L’émergence des nouvelles technologies, de nouvelles façons de produire et de consommer l’information, a profondément modifié la pratique du métier de journaliste. L’accès à l’information s’est démocratisé et a fait gonfler les audiences des médias. Les outils numériques ont permis de diversifier les formats et les genres journalistiques. Cependant, les entreprises médiatiques ont misé sur le web sans définir leur stratégie managériale et sans investir les moyens financiers nécessaires, ce qui a eu des répercussions sur les conditions d’exercice et le bien-être au travail des journalistes.

En octobre 2015, une étude menée par le Syndicat national des journalistes français (SNJ) et le cabinet d’évaluation et de prévention des risques professionnels Technologia révélait des tendances inquiétantes.

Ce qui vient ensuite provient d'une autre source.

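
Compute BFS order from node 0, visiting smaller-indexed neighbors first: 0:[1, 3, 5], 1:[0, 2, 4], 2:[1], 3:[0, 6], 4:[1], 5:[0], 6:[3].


BFS queue: start with [0]
Visit order: [0, 1, 3, 5, 2, 4, 6]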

Parmi les 1.135 journalistes interrogés, plus d’un tiers envisageait de quitter leur emploi. Près de 65% des participants estimaient que leur vie professionnelle exerçait une influence négative sur leur santé. Comme première cause de fatigue et de stress, ils épinglaient l’accélération du rythme de travail. Cette recherche relevait que les protections mises en place par les journalistes pour pallier la tension au travail étaient majoritairement saines (se ressourcer auprès des siens, dormir, faire du sport). Elle insistait néanmoins sur la nécessité de surveiller le risque d’épuisement au travail dans les salles de rédaction.

En Flandre, une recherche académique s’était déjà intéressée, quelques années plus tôt, au risque d’épuisement professionnel dans le secteur médiatique. Selon cette étude, plus d’un journaliste sur cinq (21,4%) présentait un risque élevé de burn-out. La combinaison d’une pression au travail et d’un manque d’équilibre entre vie privée et vie professionnelle était l’un des principaux éléments déclencheurs des risques d’épuisement au travail.

Le journalisme demeure-t-il un métier viable ? N’offre-t-il plus les conditions nécessaires à la construction de carrières professionnelles satisfaisantes ? Depuis une dizaine d’années, le milieu universitaire, les syndicats et les associations professionnelles de journalistes mènent des études sur l’évolution de la pratique journalistique. Elles observent que les travailleurs de la presse font face à un processus d’intensification et de rentabilisation de leur travail, lignes éditoriales (presses dites "populaire" ou "de qualité") et supports médiatiques (audiovisuel ou écrit) confondus. Ce processus a des implications sur leur bien-être au travail, sur le respect des règles de déontologie et sur l’identité professionnelle des journalistes.

Une demande croissante de polyvalence

Utilisées d’abord comme de simples vitrines des médias classiques, les pages web sont aujourd’hui reconnues comme des supports de l’information à part entière. En Europe, de nombreuses entreprises médiatiques ont mutualisé leurs rédactions numériques et leurs rédactions traditionnelles dans le cadre de stratégies dites "bi-médias". L’ensemble des journalistes a dû se familiariser avec les outils offerts par internet, quitte à devoir multiplier les compétences rédactionnelles, techniques et/ou de traitement d’image. Les travailleurs de la presse sont désormais tenus de produire des contenus pour et au travers de formats divers tels que les articles combinant le texte, la photographie et la vidéo, par exemple.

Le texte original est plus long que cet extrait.